Novel diamide dimercaptide (N2S2) ligands 4, 5, and 8 have been synthesized and evaluated as potential renal radiopharmaceuticals. The target compounds were prepared in modest overall yields of 22 %, 19 %, and 20 %, respectively, using readily available starting materials. Following in situ deprotection, Tc-99m complexes of high radiochemical purity were obtained in excellent yield and were found to be stable for up to 6 h. The Tc-99 complex of ligand 8 was isolated as the AsPh4 salt. The X-ray crystallographic data for ([TcO(8)]AsPh4)-Tc-99 (space group P2(1)/n: Z = 4, a = 9.342(3) angstrom; b = 18.594(5) angstrom; c = 18.417(7) angstrom; beta, deg = 90.61(3); V, angstrom3 = 3199.1(20)) show that the Tc is bound to both thiolate sulfur atoms and to two deprotonated amide nitrogen atoms. The coordination geometry about the Tc is square-pyramidal with an -yl oxygen atom in the apical position.
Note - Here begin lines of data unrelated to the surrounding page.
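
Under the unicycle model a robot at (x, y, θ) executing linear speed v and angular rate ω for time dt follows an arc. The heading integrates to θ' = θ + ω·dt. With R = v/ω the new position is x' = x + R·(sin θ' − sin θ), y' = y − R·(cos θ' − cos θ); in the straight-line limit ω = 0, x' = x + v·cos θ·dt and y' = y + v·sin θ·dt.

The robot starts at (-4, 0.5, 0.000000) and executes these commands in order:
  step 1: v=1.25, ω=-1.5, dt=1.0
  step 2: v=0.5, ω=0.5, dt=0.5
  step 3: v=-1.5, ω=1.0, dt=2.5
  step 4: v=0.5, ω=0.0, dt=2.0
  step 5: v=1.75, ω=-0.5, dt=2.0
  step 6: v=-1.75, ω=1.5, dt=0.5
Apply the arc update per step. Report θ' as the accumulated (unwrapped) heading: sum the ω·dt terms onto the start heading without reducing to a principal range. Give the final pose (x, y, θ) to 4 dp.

(-3.8894, 2.2175, 1.0000)

step 1: θ'=-1.5000 (R=-0.8333) → pose (-3.1688, -0.2744, -1.5000)
step 2: θ'=-1.2500 (R=1.0000) → pose (-3.1202, -0.5190, -1.2500)
step 3: θ'=1.2500 (R=-1.5000) → pose (-5.9672, -0.5190, 1.2500)
step 4: θ'=1.2500 (straight) → pose (-5.6519, 0.4300, 1.2500)
step 5: θ'=0.2500 (R=-3.5000) → pose (-3.1963, 2.7176, 0.2500)
step 6: θ'=1.0000 (R=-1.1667) → pose (-3.8894, 2.2175, 1.0000)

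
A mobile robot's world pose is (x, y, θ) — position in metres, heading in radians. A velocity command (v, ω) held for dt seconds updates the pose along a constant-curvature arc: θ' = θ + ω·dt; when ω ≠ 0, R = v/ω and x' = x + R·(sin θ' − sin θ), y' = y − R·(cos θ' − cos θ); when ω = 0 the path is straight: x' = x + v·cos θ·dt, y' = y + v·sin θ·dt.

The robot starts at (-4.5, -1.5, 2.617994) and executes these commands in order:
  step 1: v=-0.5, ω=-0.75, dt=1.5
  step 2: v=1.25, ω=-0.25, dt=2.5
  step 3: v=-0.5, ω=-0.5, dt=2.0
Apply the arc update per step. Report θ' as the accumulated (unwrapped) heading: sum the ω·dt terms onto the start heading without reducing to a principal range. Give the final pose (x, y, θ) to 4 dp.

(-3.8936, 0.3691, -0.1320)

step 1: θ'=1.4930 (R=0.6667) → pose (-4.1687, -2.1292, 1.4930)
step 2: θ'=0.8680 (R=-5.0000) → pose (-2.9990, 0.7140, 0.8680)
step 3: θ'=-0.1320 (R=1.0000) → pose (-3.8936, 0.3691, -0.1320)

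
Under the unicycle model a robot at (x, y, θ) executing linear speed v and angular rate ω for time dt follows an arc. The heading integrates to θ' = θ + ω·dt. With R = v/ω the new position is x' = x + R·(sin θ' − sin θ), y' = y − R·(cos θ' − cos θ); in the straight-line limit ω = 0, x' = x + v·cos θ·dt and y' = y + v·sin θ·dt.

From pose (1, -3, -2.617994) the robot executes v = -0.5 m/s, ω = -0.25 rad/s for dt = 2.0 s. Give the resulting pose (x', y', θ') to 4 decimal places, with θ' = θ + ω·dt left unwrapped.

(1.9528, -2.7326, -3.1180)

θ' = -2.6180 + -0.25·2.0 = -3.1180
R = v/ω = -0.5/-0.25 = 2.0000
x' = 1 + 2.0000·(sin -3.1180 − sin -2.6180) = 1.9528
y' = -3 − 2.0000·(cos -3.1180 − cos -2.6180) = -2.7326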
The Tc-N bond distances (2.002(12) and 1.984(12) angstrom), the Tc-S bond distances (2.300(5) and 2.286(5) angstrom), and the Tc-O bond distance (1.667(11) angstrom) are in good agreement with bond lengths reported for similar complexes. The carboxylate groups are not bonded to the Tc atom in the solid state, nor in CDCl3 solution, as evidenced by X-ray crystal data and solution NMR data, respectively. In the solid state, ([TcO(8)]AsPh4)-Tc-99 is monoanionic, therefore, at physiological pH, ([TcO(8)])-Tc-99m is presumably trianionic. Biodistribution studies performed in rats with the Tc-99m complexes revealed slow blood clearance and high muscle uptake for these agents. Modest hepatobiliary excretion was observed, and low quantities of the complexes were found in the heart, lungs, and spleen after 1 h. The urinary excretion of the Tc-99m complexes of ligands 4, 5, and 8 was found to be slow when compared to the excretion of [I-131]OIH in rats (22%, 22%, and 32% vs 85-86%, respectively). Protein binding of Tc-99m complexes of ligands 4,5, and 8 in both rat and monkey plasma was found to be similar to MAG3. While the synthetic schemes reported here supply facile routes to novel N2S2 ligands, biodistribution studies of the Tc-99m complexes performed on rats revealed slow renal excretion rates, accompanied by slow blood clearance and high uptake in muscle tissue. Preliminary planar imaging studies in monkeys also revealed slow renal excretion for these agents. The Tc-99m complexes evaluated here are poor candidates as renal radiopharmaceuticals.